Le Kintsugi ou l’art de la résilience

L’art du Kintsugi ou Kintsukuroi (raccommodage à l’or) est une méthode japonaise de réparation des porcelaines ou céramiques brisées. Cette technique ancestrale, découverte au XVème siècle au Japon, consiste à réparer un objet en soulignant ses lignes de failles avec de la véritable poudre d’or, au lieu de chercher à les masquer. Symboles de fragilité dans un premier temps, ces fêlures – renforcées par le métal précieux – deviennent alors des éléments indissociables de l’objet en question et l’objet devient paradoxalement plus résistant, plus beau et plus précieux.

La légende rapporte que le Shogun Ashikaga Yoshimasa (1435-1490) utilisait toujours son bol préféré lors de la cérémonie du thé. Un jour, malheureusement, il se brisa. Il l’envoya donc en Chine, d’où il provenait, pour le faire réparer. Il fut extrêmement déçu du résultat, il chargea donc ses artisans japonais de trouver une solution plus fonctionnelle, mais surtout plus esthétique : l’art du Kintsugi était né.

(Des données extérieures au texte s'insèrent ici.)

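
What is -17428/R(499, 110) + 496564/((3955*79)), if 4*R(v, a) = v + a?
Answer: -3068394052/27182715 ≈ -112.88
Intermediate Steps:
R(v, a) = a/4 + v/4 (R(v, a) = (v + a)/4 = (a + v)/4 = a/4 + v/4)
-17428/R(499, 110) + 496564/((3955*79)) = -17428/((1/4)*110 + (1/4)*499) + 496564/((3955*79)) = -17428/(55/2 + 499/4) + 496564/312445 = -17428/609/4 + 496564*(1/312445) = -17428*4/609 + 496564/312445 = -69712/609 + 496564/312445 = -3068394052/27182715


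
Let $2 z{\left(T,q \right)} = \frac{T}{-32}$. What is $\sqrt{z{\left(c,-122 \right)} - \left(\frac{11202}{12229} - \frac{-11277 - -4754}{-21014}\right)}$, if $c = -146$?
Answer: $\frac{\sqrt{36133056093488242}}{146845832} \approx 1.2945$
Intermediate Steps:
$z{\left(T,q \right)} = - \frac{T}{64}$ ($z{\left(T,q \right)} = \frac{T \frac{1}{-32}}{2} = \frac{T \left(- \frac{1}{32}\right)}{2} = \frac{\left(- \frac{1}{32}\right) T}{2} = - \frac{T}{64}$)
$\sqrt{z{\left(c,-122 \right)} - \left(\frac{11202}{12229} - \frac{-11277 - -4754}{-21014}\right)} = \sqrt{\left(- \frac{1}{64}\right) \left(-146\right) - \left(\frac{11202}{12229} - \frac{-11277 - -4754}{-21014}\right)} = \sqrt{\frac{73}{32} - \left(\frac{11202}{12229} - \left(-11277 + 4754\right) \left(- \frac{1}{21014}\right)\right)} = \sqrt{\frac{73}{32} - \frac{22232723}{36711458}} = \sqrt{\frac{984244649}{587383328}} = \frac{\sqrt{36133056093488242}}{146845832}$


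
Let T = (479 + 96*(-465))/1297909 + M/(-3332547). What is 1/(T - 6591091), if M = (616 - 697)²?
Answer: -480593638247/3167636421005300701 ≈ -1.5172e-7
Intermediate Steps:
M = 6561 (M = (-81)² = 6561)
T = -17298243224/480593638247 (T = (479 + 96*(-465))/1297909 + 6561/(-3332547) = (479 - 44640)*(1/1297909) + 6561*(-1/3332547) = -44161*1/1297909 - 729/370283 = -44161/1297909 - 729/370283 = -17298243224/480593638247 ≈ -0.035994)
1/(T - 6591091) = 1/(-17298243224/480593638247 - 6591091) = 1/(-3167636421005300701/480593638247) = -480593638247/3167636421005300701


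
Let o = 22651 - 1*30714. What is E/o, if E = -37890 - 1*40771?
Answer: 7151/733 ≈ 9.7558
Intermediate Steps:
E = -78661 (E = -37890 - 40771 = -78661)
o = -8063 (o = 22651 - 30714 = -8063)
E/o = -78661/(-8063) = -78661*(-1/8063) = 7151/733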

Pour le psychologue Tomás Navarro, il existe une analogie intime entre notre expérience et le Kintsukuroi. Tout au long de notre vie, nous devons affronter toutes sortes d’épreuves, comme des ruptures, des deuils, etc. Savoir les dépasser, c’est comme “ mettre de l’or sur nos fêlures, en prenant en compte notre passé, notre histoire, les accidents éventuels que nous avons pu connaître”.

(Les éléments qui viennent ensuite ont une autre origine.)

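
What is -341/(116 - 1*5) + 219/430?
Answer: -122321/47730 ≈ -2.5628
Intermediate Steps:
-341/(116 - 1*5) + 219/430 = -341/(116 - 5) + 219*(1/430) = -341/111 + 219/430 = -122321/47730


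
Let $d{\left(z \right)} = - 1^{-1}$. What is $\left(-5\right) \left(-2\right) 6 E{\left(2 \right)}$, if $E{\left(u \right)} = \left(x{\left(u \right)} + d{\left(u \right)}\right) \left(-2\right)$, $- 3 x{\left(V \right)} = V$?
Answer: $200$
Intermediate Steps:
$x{\left(V \right)} = - \frac{V}{3}$
$d{\left(z \right)} = -1$ ($d{\left(z \right)} = \left(-1\right) 1 = -1$)
$E{\left(u \right)} = 2 + \frac{2 u}{3}$ ($E{\left(u \right)} = \left(- \frac{u}{3} - 1\right) \left(-2\right) = \left(-1 - \frac{u}{3}\right) \left(-2\right) = 2 + \frac{2 u}{3}$)
$\left(-5\right) \left(-2\right) 6 E{\left(2 \right)} = \left(-5\right) \left(-2\right) 6 \left(2 + \frac{2}{3} \cdot 2\right) = 10 \cdot 6 \left(2 + \frac{4}{3}\right) = 60 \cdot \frac{10}{3} = 200$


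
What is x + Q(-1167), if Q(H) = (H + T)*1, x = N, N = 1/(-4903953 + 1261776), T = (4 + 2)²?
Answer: -4119302188/3642177 ≈ -1131.0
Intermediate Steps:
T = 36 (T = 6² = 36)
N = -1/3642177 (N = 1/(-3642177) = -1/3642177 ≈ -2.7456e-7)
x = -1/3642177 ≈ -2.7456e-7
Q(H) = 36 + H (Q(H) = (H + 36)*1 = (36 + H)*1 = 36 + H)
x + Q(-1167) = -1/3642177 + (36 - 1167) = -1/3642177 - 1131 = -4119302188/3642177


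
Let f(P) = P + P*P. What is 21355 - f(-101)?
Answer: 11255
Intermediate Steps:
f(P) = P + P²
21355 - f(-101) = 21355 - (-101)*(1 - 101) = 21355 - (-101)*(-100) = 21355 - 1*10100 = 21355 - 10100 = 11255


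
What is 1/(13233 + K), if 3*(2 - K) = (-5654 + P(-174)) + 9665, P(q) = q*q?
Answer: 1/1806 ≈ 0.00055371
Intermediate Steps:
P(q) = q²
K = -11427 (K = 2 - ((-5654 + (-174)²) + 9665)/3 = 2 - ((-5654 + 30276) + 9665)/3 = 2 - (24622 + 9665)/3 = 2 - ⅓*34287 = 2 - 11429 = -11427)
1/(13233 + K) = 1/(13233 - 11427) = 1/1806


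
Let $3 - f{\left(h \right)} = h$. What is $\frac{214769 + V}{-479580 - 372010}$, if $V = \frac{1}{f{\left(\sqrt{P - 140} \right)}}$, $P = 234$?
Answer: $- \frac{9127681}{36192575} + \frac{\sqrt{94}}{72385150} \approx -0.2522$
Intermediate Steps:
$f{\left(h \right)} = 3 - h$
$V = \frac{1}{3 - \sqrt{94}}$ ($V = \frac{1}{3 - \sqrt{234 - 140}} = \frac{1}{3 - \sqrt{94}} \approx -0.14936$)
$\frac{214769 + V}{-479580 - 372010} = \frac{214769 - \left(\frac{3}{85} + \frac{\sqrt{94}}{85}\right)}{-479580 - 372010} = \frac{\frac{18255362}{85} - \frac{\sqrt{94}}{85}}{-851590} = \left(\frac{18255362}{85} - \frac{\sqrt{94}}{85}\right) \left(- \frac{1}{851590}\right) = - \frac{9127681}{36192575} + \frac{\sqrt{94}}{72385150}$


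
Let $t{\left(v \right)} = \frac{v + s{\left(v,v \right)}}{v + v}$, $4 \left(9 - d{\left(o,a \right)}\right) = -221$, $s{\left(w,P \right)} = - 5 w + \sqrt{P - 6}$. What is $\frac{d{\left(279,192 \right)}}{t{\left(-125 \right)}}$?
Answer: $- \frac{8031250}{250131} + \frac{32125 i \sqrt{131}}{500262} \approx -32.108 + 0.73499 i$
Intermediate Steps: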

L’un des ingrédients nécessaires pour user du Kintsukuroi dans notre vie est la résilience. Par définition, elle désigne “la capacité d’un corps, d’un organisme, d’une espèce, d’un système à surmonter une altération de son environnement”. Si nos expériences ne nous définissent pas, elles influencent notre personnalité et nos choix.

Lorsqu’une expérience nous abîme, nous pouvons décider de nous cacher ou nous pouvons décider d’embrasser ces expériences qui nous ont façonnés de façon modeste. Le fait de surmonter cet “accroc” représente notre résilience.

S’il semble que chaque être humain soit capable de faire preuve de résilience, quel que soit le traumatisme qu’il ait connu, le Kintsukuroi prodigue deux conseils indispensables pour surmonter les fêlures de la vie : “n’attendez pas de toucher le fond” et “ne restez pas figé dans la douleur”.

Tomás Navarro décrypte le concept même de Kintsukuroi et liste les différentes étapes nécessaires pour réparer nos blessures émotionnelles :

  • Recoller les morceaux : Quand on subit une blessure émotionnelle, il est nécessaire de recoller rapidement les morceaux. Si on attend, on risque de les abimer ou d’en perdre un nécessaire à votre reconstruction.
  • Analyser la situation : Il faut se forcer à faire un pas de côté pour mettre en perspective la situation, trouver son Ikigaï (point d’équilibre entre nos envies et nos émotions) et tenter de tirer les leçons de ce qui nous a fait du mal en regardant la réalité sans filtre.
  • Reconstruire ce qui est détruit : Il y a une différence entre réparer et reconstruire. Si la réparation est une sorte de rafistolage – physique ou émotionnel – la reconstruction, demande du temps et un travail au niveau des fondations. On doit se consacrer sur ce que l’on aime et non sur ce qui nous a fait du mal.
  • Magnifier vos cicatrices : Les cicatrices racontent une histoire et elles nous apprennent toutes quelque chose. Pour reconstruire sa vie avec des blessures émotionnelles, il ne faut pas qu’elles disparaissent, bien au contraire : il faut mettre de l’or dessus, pour qu’elles deviennent de véritables bijoux qui orneront votre moi-profond.